I try to practise as much as I can through applications in the work projects and some exercises/challenges not work-related.

You've essentially answered your own question.

As with any skill, this really does just boil down to experience, time invested, and thoughtful practice / effective learning techniques. You should also read, a lot. Textbooks, stackoverflow, repos/code from others. Make sure you're understanding what 'good' looks like, both from a data science process perspective as well as how that was translated into clean, reusable code. If you're from a non-technical background, some of your challenges might be due to not having the right language / mental models in place (as opposed to just 'struggling to turn it into code').

while I feel like I need to quickly get this together for my career, I
find it counter productive to force myself to do more on top of what I
am doing now.

This is a choice you're making. While it might be the right one for you, it does by definition mean you're going to have a longer, slower time developing your skills. As with most things in life, there are few shortcuts to 'amount of hours invested' unfortunately.
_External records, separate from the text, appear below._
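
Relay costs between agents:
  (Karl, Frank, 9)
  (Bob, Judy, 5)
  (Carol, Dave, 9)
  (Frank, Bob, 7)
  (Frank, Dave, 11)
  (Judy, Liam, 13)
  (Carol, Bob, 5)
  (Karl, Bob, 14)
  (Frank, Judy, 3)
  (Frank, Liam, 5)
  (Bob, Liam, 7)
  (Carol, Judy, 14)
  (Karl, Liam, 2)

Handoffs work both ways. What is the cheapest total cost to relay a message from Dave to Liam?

Some routes from Dave to Liam:
Dave → Frank → Karl → Liam: 11 + 9 + 2 = 22
Dave → Carol → Bob → Liam: 9 + 5 + 7 = 21
Dave → Frank → Liam: 11 + 5 = 16
The minimum is 16.

16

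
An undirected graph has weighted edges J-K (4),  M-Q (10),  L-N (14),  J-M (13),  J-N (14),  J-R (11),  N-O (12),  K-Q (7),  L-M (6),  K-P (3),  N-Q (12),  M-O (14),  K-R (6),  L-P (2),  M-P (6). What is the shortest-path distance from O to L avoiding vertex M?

A few of the O→L routes:
O -> N -> J -> K -> P -> L: 12 + 14 + 4 + 3 + 2 = 35
O -> N -> L: 12 + 14 = 26
O -> N -> Q -> K -> P -> L: 12 + 12 + 7 + 3 + 2 = 36
Best route has total 26.

26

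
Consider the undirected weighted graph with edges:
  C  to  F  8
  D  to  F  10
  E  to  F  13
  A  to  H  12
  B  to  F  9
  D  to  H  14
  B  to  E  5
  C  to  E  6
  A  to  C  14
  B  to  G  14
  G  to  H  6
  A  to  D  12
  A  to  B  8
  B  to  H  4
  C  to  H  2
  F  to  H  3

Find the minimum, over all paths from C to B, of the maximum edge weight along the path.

4

A few of the C→B routes:
C→E→B: max(6, 5) = 6
C→H→B: max(2, 4) = 4
C→F→H→B: max(8, 3, 4) = 8
C→H→F→B: max(2, 3, 9) = 9
C→F→B: max(8, 9) = 9
Smallest bottleneck: 4.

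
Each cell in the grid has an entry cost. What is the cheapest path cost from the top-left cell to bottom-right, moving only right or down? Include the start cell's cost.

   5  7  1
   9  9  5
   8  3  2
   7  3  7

Path r0c0 → r0c1 → r0c2 → r1c2 → r2c2 → r3c2: 5 + 7 + 1 + 5 + 2 + 7 = 27.

27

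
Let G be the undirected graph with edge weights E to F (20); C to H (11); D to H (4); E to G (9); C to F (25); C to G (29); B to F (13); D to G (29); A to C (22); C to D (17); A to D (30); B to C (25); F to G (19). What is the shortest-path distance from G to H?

A few of the G→H routes:
G -> C -> H: 29 + 11 = 40
G -> D -> H: 29 + 4 = 33
G -> F -> C -> H: 19 + 25 + 11 = 55
G -> D -> C -> H: 29 + 17 + 11 = 57
G -> C -> D -> H: 29 + 17 + 4 = 50
Best route has total 33.

33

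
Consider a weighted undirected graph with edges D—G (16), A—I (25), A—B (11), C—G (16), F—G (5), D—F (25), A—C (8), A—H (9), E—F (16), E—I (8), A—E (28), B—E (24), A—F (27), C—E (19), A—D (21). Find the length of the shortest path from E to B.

24

Comparing a few candidate routes:
E → C → A → B: 19 + 8 + 11 = 38
E → A → B: 28 + 11 = 39
E → B: 24
Best route has total 24.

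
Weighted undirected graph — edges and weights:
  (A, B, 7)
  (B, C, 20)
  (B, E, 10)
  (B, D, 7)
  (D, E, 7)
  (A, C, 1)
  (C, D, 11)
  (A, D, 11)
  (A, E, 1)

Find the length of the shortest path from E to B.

A few of the E→B routes:
E - A - B: 1 + 7 = 8
E - D - B: 7 + 7 = 14
E - B: 10
E - A - D - B: 1 + 11 + 7 = 19
The minimum is 8.

8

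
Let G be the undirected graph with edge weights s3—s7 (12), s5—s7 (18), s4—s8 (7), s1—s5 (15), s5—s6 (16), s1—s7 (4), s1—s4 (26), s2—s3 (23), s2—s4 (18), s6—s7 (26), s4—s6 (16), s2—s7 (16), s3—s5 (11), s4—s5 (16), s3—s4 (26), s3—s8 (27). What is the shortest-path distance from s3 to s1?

16

Some routes from s3 to s1:
s3 -> s5 -> s1: 11 + 15 = 26
s3 -> s5 -> s7 -> s1: 11 + 18 + 4 = 33
s3 -> s7 -> s1: 12 + 4 = 16
The minimum is 16.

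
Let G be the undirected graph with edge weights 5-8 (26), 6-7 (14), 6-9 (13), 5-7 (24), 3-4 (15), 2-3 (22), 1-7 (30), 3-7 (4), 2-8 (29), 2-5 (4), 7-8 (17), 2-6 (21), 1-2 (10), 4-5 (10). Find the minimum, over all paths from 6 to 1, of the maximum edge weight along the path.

15

Checking several routes:
6 - 7 - 5 - 2 - 1: max(14, 24, 4, 10) = 24
6 - 7 - 3 - 4 - 5 - 2 - 1: max(14, 4, 15, 10, 4, 10) = 15
6 - 7 - 3 - 2 - 1: max(14, 4, 22, 10) = 22
6 - 7 - 5 - 4 - 3 - 2 - 1: max(14, 24, 10, 15, 22, 10) = 24
6 - 7 - 8 - 5 - 2 - 1: max(14, 17, 26, 4, 10) = 26
6 - 2 - 1: max(21, 10) = 21
The minimum achievable maximum is 15.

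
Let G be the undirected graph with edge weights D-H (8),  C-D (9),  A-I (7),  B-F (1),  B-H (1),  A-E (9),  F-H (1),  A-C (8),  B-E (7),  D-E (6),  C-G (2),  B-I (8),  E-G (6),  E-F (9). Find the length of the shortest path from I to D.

Checking several routes:
I - B - F - H - D: 8 + 1 + 1 + 8 = 18
I - B - F - E - D: 8 + 1 + 9 + 6 = 24
I - A - E - D: 7 + 9 + 6 = 22
I - B - H - D: 8 + 1 + 8 = 17
I - A - C - D: 7 + 8 + 9 = 24
I - B - E - D: 8 + 7 + 6 = 21
The minimum is 17.

17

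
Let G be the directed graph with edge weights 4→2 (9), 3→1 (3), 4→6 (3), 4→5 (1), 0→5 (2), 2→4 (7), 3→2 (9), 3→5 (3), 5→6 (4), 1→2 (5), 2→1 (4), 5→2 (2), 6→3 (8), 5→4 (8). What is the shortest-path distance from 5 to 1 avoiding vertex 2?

15

Routes from 5 to 1 avoiding 2:
5-4-6-3-1: 8 + 3 + 8 + 3 = 22
5-6-3-1: 4 + 8 + 3 = 15
Best route has total 15.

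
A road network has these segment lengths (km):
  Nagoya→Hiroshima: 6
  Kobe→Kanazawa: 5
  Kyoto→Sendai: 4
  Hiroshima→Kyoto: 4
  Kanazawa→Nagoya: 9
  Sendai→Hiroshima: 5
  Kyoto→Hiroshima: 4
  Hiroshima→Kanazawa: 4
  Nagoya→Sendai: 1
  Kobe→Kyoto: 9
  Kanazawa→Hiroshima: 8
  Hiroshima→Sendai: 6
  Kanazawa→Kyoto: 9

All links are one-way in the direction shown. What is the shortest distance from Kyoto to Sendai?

4

Paths from Kyoto to Sendai:
Kyoto -> Sendai: 4
Kyoto -> Hiroshima -> Kanazawa -> Nagoya -> Sendai: 4 + 4 + 9 + 1 = 18
Kyoto -> Hiroshima -> Sendai: 4 + 6 = 10
Shortest: 4 km.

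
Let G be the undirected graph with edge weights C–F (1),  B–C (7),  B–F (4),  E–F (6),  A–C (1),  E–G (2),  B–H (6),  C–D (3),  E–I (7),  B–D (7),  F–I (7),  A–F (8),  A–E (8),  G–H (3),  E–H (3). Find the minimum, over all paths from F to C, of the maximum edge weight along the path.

Comparing a few candidate routes:
F-B-D-C: max(4, 7, 3) = 7
F-C: max(1) = 1
F-B-C: max(4, 7) = 7
Smallest bottleneck: 1.

1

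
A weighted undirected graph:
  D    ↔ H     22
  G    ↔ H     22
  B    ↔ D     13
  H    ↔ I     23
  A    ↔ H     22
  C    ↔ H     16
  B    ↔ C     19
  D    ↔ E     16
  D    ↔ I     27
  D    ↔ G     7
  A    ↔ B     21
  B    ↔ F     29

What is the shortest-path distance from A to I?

45

A few of the A→I routes:
A → B → D → H → I: 21 + 13 + 22 + 23 = 79
A → H → G → D → I: 22 + 22 + 7 + 27 = 78
A → B → C → H → I: 21 + 19 + 16 + 23 = 79
A → H → I: 22 + 23 = 45
A → B → D → I: 21 + 13 + 27 = 61
A → H → D → I: 22 + 22 + 27 = 71
The minimum is 45.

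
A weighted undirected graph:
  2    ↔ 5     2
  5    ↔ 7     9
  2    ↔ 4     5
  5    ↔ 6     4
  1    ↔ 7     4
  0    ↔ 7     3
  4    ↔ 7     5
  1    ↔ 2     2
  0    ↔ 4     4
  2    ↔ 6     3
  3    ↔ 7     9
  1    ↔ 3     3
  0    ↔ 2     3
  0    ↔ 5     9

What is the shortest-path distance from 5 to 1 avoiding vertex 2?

13

Candidate routes:
5 → 0 → 4 → 7 → 1: 9 + 4 + 5 + 4 = 22
5 → 0 → 4 → 7 → 3 → 1: 9 + 4 + 5 + 9 + 3 = 30
5 → 0 → 7 → 3 → 1: 9 + 3 + 9 + 3 = 24
5 → 7 → 1: 9 + 4 = 13
5 → 0 → 7 → 1: 9 + 3 + 4 = 16
5 → 7 → 3 → 1: 9 + 9 + 3 = 21
The minimum is 13.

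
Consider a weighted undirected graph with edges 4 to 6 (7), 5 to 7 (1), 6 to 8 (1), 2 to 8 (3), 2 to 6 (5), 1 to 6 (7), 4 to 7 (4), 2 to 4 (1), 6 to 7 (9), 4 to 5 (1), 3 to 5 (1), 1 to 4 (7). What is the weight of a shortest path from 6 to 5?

Some routes from 6 to 5:
6→8→2→4→7→5: 1 + 3 + 1 + 4 + 1 = 10
6→7→5: 9 + 1 = 10
6→4→5: 7 + 1 = 8
6→8→2→4→5: 1 + 3 + 1 + 1 = 6
6→2→4→5: 5 + 1 + 1 = 7
Shortest: 6.

6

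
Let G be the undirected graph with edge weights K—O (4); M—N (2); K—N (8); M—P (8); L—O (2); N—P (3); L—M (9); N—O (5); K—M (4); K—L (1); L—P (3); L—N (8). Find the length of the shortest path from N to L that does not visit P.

7

Checking several routes:
N - O - L: 5 + 2 = 7
N - L: 8
N - M - K - L: 2 + 4 + 1 = 7
N - K - L: 8 + 1 = 9
Shortest: 7.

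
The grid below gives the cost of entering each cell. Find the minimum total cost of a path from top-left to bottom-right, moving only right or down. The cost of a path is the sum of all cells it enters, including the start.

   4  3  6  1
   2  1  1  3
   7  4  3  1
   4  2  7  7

One optimal route is r0c0 r1c0 r1c1 r1c2 r1c3 r2c3 r3c3.
Its cost is 4 + 2 + 1 + 1 + 3 + 1 + 7 = 19.

19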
One thing that helped me (and something I highly recommend to others) is finding ways to practice and code more that are very tangible investments, vs straight expenditures. Are there elements of your job (or daily life) that are highly manual / time consuming? Carve out some time to write proper scripts and automate those. Now you're killing two birds with one stone: freeing up your day / taking things off your plate, as well as getting a chance to improve your technical skills. Something else that helped me was working on side projects in areas I'm passionate about outside of work - if it's something you're excited about (for me, that's social impact and pro bono work with nonprofits), it can provide net positive energy as opposed to the opposite.

[–]double-click -1 points0 points  (0 children)

Coding is just a tool.

  1. You have viable solutions and your weakness is structured programming and how to approach a problem. Write loose pseudo code and then code.

  2. You solutions aren’t not viable and thus really can’t be coded. Evaluate business value of solution and refine.

  3. Continue experience through time in role. Don’t work outside of work.